Parteivorsitzende, Bundesvorsitzende, Generalsekretäre, ein Landesgruppenchef, eine Kanzlerkandidatin und eine Außenministerin bei der Fernsehsendung "Schlussrunde".

(Foto: picture alliance/dpa/Reuters Pool)

Drei Tage vor der Bundestagswahl treffen sich alle im Bundestag vertretenen Parteien zur "Schlussrunde". Eine Erkenntnis, die das Publikum dabei sicher gewinnt: Zum Glück wird endlich gewählt.

Normalerweise wird die Ente hinten fett. Im kurzen, aber hitzigen Wahlkampf ist drei Tage vor der Stimmabgabe dagegen die Luft raus. Die Umfragewerte von Union, SPD, Grünen und AfD sind seit Wochen so betoniert, dass manch ein Kanzlerkandidat den eigenen Einfluss auf das Ergebnis wohl als ausgeschöpft bewertet. Die "Schlussrunde" in ARD und ZDF schenken sich Olaf Scholz, Friedrich Merz und Robert Habeck jedenfalls. "Leergeredet", mutmaßt die stellvertretende ZDF-Chefredakteurin Anne Gellinek vorab.

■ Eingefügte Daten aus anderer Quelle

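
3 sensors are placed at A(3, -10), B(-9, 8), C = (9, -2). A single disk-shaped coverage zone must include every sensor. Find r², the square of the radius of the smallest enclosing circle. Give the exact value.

34450/289

Side lengths²: AB² = 468, AC² = 100, BC² = 424.
Since AB² = 468 < 424 + 100 = 524, the triangle is acute, so the smallest enclosing circle is the circumcircle.
Circumcentre = (-30/17, -3/17), r² = 34450/289.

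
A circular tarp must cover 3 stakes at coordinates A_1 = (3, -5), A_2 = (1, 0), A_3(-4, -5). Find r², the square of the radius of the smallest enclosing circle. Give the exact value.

14.5

Side lengths²: A_1A_2² = 29, A_1A_3² = 49, A_2A_3² = 50.
Since A_2A_3² = 50 < 49 + 29 = 78, the triangle is acute, so the smallest enclosing circle is the circumcircle.
Circumcentre = (-0.5, -3.5), r² = 14.5.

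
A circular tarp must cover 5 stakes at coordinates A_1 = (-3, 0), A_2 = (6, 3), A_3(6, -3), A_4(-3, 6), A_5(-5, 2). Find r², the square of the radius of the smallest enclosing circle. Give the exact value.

365/9

The minimum enclosing circle is determined by three boundary points: A_3, A_4, A_5.
Their circumcentre is (4/3, 4/3) with r² = 365/9.
The farthest remaining point A_2 is at distance² 221/9 ≤ 365/9.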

Spannend ist ja vor allem, wie viele der kleinen Parteien in den Bundestag einziehen. Von ihrem Abschneiden hängt ab, ob für die künftige Regierung ein Zweier- oder erneut ein Dreierbündnis gebildet werden muss. Während die Linke inzwischen deutlich über dem Strich steht, kratzen BSW und FDP noch von unten an der Fünf-Prozent-Hürde.

Es soll in dieser Sendung um Themen gehen, die im Wahlkampf bislang weniger Raum bekommen haben: Lösungen gegen die Klimaerwärmung, steigende Kranken- und Pflegebeiträge, die künftige Sicherheitspolitik nach dem wahrscheinlichen Aufkündigen der bestehenden Weltordnung durch die USA.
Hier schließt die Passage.